Page is a not externally linkable
mikomido - 4:42 pm on Jul 27, 2007 (gmt 0)
For some reason, I find it very hard to believe that Google etc. would do this. Sounds illegal and fraudulent etc. Also, random elements and advertisements and all sorts of data could be different by nature between these requests, making it very dangerous to deem any two pages of the same URL even within the same minute an attempt to "cloak". But how would they be able to detect cloaking otherwise? FYI, I do cloaking (isn't it obvious?). But I only do it for things that should only be interesting to bots, such as certain META data and misc. other things that browsers never need. I don't see anything bad in this; I'm just trying to save bandwidth by not sending useless info to all clients. So... can you shed any light on this?
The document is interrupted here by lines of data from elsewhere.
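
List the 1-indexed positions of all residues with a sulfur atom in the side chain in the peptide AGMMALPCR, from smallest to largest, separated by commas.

Only Cys (C) and Met (M) have a sulfur atom in the side chain.
Matching residues: M3, M4, C8.

3, 4, 8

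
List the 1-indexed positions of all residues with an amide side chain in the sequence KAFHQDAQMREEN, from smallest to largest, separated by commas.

Asparagine (N) and glutamine (Q) have uncharged amide side chains.
Matching residues: Q5, Q8, N13.

5, 8, 13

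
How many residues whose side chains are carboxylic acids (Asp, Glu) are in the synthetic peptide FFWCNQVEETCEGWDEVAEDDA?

8

Matching residues: E8, E9, E12, D15, E16, E19, D20, D21.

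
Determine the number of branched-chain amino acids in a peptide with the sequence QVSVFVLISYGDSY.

5

V, L, and I make up the branched-chain aliphatic group.
Matching residues: V2, V4, V6, L7, I8.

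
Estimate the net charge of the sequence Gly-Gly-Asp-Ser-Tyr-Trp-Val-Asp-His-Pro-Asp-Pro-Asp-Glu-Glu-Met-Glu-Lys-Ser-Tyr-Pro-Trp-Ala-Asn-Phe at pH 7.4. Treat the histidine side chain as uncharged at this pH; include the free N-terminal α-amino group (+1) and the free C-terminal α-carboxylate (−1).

At pH ~7.4 the Lys and Arg side chains are protonated (+1), the Asp and Glu side chains are deprotonated (−1), and with His taken as neutral all other side chains carry no charge.
Positive (K, R): Lys18 → +1.
Negative (D, E): Asp3, Asp8, Asp11, Asp13, Glu14, Glu15, Glu17 → −7.
The N-terminus (+1) and C-terminus (−1) cancel.
Net charge = (+1) + (−7) = −6.

-6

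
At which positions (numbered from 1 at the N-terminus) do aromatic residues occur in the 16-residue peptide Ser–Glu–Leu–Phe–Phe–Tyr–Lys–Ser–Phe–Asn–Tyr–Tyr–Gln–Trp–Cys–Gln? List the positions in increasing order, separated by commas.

4, 5, 6, 9, 11, 12, 14

The aromatic amino acids are Phe (F, benzyl), Trp (W, indole), and Tyr (Y, phenol).
Matching residues: Phe4, Phe5, Tyr6, Phe9, Tyr11, Tyr12, Trp14.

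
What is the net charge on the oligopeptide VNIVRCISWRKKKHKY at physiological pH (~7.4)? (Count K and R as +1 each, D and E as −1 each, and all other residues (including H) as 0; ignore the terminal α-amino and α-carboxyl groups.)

+6

Positive (K, R): R5, R10, K11, K12, K13, K15 → +6.
Negative (D, E): none → −0.
Net charge = (+6) + (−0) = +6.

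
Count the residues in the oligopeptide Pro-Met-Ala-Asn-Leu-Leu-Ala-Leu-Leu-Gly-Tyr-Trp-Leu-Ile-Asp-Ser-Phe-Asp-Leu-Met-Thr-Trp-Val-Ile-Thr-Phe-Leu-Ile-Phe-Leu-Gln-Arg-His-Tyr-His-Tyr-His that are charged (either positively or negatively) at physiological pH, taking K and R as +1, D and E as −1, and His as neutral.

Charged side chains at pH ~7.4: K, R (positive); D, E (negative).
Matching residues: Asp15, Asp18, Arg32.

3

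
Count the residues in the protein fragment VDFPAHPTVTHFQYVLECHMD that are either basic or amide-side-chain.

Basic: H, K, R. Amide-side-chain: N, Q.
Basic residues here: H6, H11, H19 (3).
Amide-side-chain residues here: Q13 (1).
The two groups share no amino acid, so total = 3 + 1 = 4.

4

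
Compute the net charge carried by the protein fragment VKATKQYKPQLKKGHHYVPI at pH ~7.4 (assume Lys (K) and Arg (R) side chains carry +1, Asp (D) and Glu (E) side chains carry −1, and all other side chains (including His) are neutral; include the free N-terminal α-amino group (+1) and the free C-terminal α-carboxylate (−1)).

+5

Positive (K, R): K2, K5, K8, K12, K13 → +5.
Negative (D, E): none → −0.
The N-terminus (+1) and C-terminus (−1) cancel.
Net charge = (+5) + (−0) = +5.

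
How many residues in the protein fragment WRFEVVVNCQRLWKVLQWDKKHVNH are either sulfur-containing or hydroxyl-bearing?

Sulfur-containing: C, M. Hydroxyl-bearing: S, T, Y.
Sulfur-containing residues here: C9 (1).
Hydroxyl-bearing residues here: none (0).
The two groups share no amino acid, so total = 1 + 0 = 1.

1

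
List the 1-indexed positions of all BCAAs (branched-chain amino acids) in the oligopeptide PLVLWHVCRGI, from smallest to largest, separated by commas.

2, 3, 4, 7, 11

The BCAAs are Val, Leu, and Ile — aliphatic side chains with a branch point.
Matching residues: L2, V3, L4, V7, I11.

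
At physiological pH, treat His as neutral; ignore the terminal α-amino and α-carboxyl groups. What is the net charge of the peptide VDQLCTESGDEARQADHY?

Near pH 7.4, K and R contribute +1 each, D and E contribute −1 each, and every other side chain (His included, as stated) is uncharged.
Positive (K, R): R13 → +1.
Negative (D, E): D2, E7, D10, E11, D16 → −5.
Net charge = (+1) + (−5) = −4.

-4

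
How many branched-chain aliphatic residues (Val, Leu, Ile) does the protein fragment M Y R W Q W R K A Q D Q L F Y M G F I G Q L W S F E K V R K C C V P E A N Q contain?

Matching residues: L13, I19, L22, V28, V33.

5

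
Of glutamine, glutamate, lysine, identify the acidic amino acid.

Aspartate (D) and glutamate (E) have carboxylic-acid side chains and are the acidic amino acids.
Of the listed options, only glutamate belongs to this group.

glutamate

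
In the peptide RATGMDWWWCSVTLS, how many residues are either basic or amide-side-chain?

Basic: H, K, R. Amide-side-chain: N, Q.
Basic residues here: R1 (1).
Amide-side-chain residues here: none (0).
The two groups share no amino acid, so total = 1 + 0 = 1.

1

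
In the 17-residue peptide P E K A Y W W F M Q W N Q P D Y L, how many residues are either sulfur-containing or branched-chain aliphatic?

2

Sulfur-containing: C, M. Branched-chain aliphatic: I, L, V.
Sulfur-containing residues here: M9 (1).
Branched-chain aliphatic residues here: L17 (1).
The two groups share no amino acid, so total = 1 + 1 = 2.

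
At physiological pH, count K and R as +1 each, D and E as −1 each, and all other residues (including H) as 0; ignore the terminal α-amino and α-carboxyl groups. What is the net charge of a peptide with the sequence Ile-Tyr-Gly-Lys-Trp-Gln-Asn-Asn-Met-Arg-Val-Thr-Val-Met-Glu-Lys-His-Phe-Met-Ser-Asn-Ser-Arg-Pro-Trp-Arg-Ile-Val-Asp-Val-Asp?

+2

Positive (K, R): Lys4, Arg10, Lys16, Arg23, Arg26 → +5.
Negative (D, E): Glu15, Asp29, Asp31 → −3.
Net charge = (+5) + (−3) = +2.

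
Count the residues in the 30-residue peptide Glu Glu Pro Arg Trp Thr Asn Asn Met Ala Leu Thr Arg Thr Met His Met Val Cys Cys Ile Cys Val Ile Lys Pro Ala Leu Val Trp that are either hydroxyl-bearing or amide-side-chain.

Hydroxyl-bearing: S, T, Y. Amide-side-chain: N, Q.
Hydroxyl-bearing residues here: Thr6, Thr12, Thr14 (3).
Amide-side-chain residues here: Asn7, Asn8 (2).
The two groups share no amino acid, so total = 3 + 2 = 5.

5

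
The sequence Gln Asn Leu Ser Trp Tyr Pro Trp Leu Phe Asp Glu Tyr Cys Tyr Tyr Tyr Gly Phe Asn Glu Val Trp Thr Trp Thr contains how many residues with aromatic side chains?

11

The aromatic amino acids are Phe (F, benzyl), Trp (W, indole), and Tyr (Y, phenol).
Matching residues: Trp5, Tyr6, Trp8, Phe10, Tyr13, Tyr15, Tyr16, Tyr17, Phe19, Trp23, Trp25.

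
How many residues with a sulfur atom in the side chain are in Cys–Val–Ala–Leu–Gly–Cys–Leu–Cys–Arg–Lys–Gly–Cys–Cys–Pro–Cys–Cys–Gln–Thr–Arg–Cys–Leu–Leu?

The sulfur-bearing residues are cysteine (–SH) and methionine (–S–CH₃).
Matching residues: Cys1, Cys6, Cys8, Cys12, Cys13, Cys15, Cys16, Cys20.

8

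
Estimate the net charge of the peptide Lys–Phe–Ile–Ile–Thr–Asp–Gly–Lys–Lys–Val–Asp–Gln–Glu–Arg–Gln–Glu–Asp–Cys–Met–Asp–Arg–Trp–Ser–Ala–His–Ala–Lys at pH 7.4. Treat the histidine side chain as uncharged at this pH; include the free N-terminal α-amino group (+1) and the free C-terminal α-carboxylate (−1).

0

Near pH 7.4, K and R contribute +1 each, D and E contribute −1 each, and every other side chain (His included, as stated) is uncharged.
Positive (K, R): Lys1, Lys8, Lys9, Arg14, Arg21, Lys27 → +6.
Negative (D, E): Asp6, Asp11, Glu13, Glu16, Asp17, Asp20 → −6.
The N-terminus (+1) and C-terminus (−1) cancel.
Net charge = (+6) + (−6) = 0.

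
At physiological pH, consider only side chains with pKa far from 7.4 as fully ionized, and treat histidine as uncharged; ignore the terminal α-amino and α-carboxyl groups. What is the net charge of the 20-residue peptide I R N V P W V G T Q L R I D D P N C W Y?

0

At pH ~7.4 the Lys and Arg side chains are protonated (+1), the Asp and Glu side chains are deprotonated (−1), and with His taken as neutral all other side chains carry no charge.
Positive (K, R): R2, R12 → +2.
Negative (D, E): D14, D15 → −2.
Net charge = (+2) + (−2) = 0.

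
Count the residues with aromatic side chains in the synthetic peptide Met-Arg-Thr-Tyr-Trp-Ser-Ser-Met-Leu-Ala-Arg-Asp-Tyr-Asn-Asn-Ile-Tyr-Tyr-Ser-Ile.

F, W, and Y each carry an aromatic ring on the side chain.
Matching residues: Tyr4, Trp5, Tyr13, Tyr17, Tyr18.

5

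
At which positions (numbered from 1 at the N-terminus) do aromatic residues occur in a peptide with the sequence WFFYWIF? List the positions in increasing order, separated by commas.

The aromatic amino acids are Phe (F, benzyl), Trp (W, indole), and Tyr (Y, phenol).
Matching residues: W1, F2, F3, Y4, W5, F7.

1, 2, 3, 4, 5, 7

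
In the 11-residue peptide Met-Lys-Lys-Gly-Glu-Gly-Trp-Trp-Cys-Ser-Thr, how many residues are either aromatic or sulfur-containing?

Aromatic: F, W, Y. Sulfur-containing: C, M.
Aromatic residues here: Trp7, Trp8 (2).
Sulfur-containing residues here: Met1, Cys9 (2).
The two groups share no amino acid, so total = 2 + 2 = 4.

4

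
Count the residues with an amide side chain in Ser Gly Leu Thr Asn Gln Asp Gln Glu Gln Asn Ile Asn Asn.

The amide-side-chain residues are Asn (N) and Gln (Q).
Matching residues: Asn5, Gln6, Gln8, Gln10, Asn11, Asn13, Asn14.

7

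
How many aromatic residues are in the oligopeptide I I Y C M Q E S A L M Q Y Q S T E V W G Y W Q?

5

Phenylalanine (F), tryptophan (W), and tyrosine (Y) have aromatic ring side chains.
Matching residues: Y3, Y13, W19, Y21, W22.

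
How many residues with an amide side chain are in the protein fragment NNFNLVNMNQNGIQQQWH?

10

The amide-side-chain residues are Asn (N) and Gln (Q).
Matching residues: N1, N2, N4, N7, N9, Q10, N11, Q14, Q15, Q16.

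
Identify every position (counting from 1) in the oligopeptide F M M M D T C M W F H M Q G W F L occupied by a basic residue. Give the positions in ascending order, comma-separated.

K, R, and H are the three residues with basic side chains (ε-amine, guanidinium, and imidazole respectively).
Matching residues: H11.

11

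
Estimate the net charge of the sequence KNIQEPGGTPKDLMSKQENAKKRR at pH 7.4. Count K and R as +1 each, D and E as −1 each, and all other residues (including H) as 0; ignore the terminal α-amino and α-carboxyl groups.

Positive (K, R): K1, K11, K16, K21, K22, R23, R24 → +7.
Negative (D, E): E5, D12, E18 → −3.
Net charge = (+7) + (−3) = +4.

+4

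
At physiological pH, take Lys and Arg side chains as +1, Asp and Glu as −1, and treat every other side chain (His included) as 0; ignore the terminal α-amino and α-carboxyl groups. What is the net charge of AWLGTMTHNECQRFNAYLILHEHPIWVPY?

-1

Positive (K, R): R13 → +1.
Negative (D, E): E10, E22 → −2.
Net charge = (+1) + (−2) = −1.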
Also, while I'm asking, why didn't HTTP include an "Is-robot" header? It would make things much easier. As it is now, we have to guess whether a request is from a robot or a human based on the User-agent. I currently do this by sniffing for "*bot*" and "*crawl*", but it's far from perfect, of course. Even if it's not part of HTTP, why don't nice (non-malicious) bots send "Is-bot: true" or something? Would help me and others a lot to save bandwidth.
How do search engines check cloaking? The only way this can be done is for the search engines' bots to crawl all pages TWICE regularly (instead of once), with a faked User-agent header (corresponding to MSIE 6) one of the times, and then compare the two pages and see if anything differs.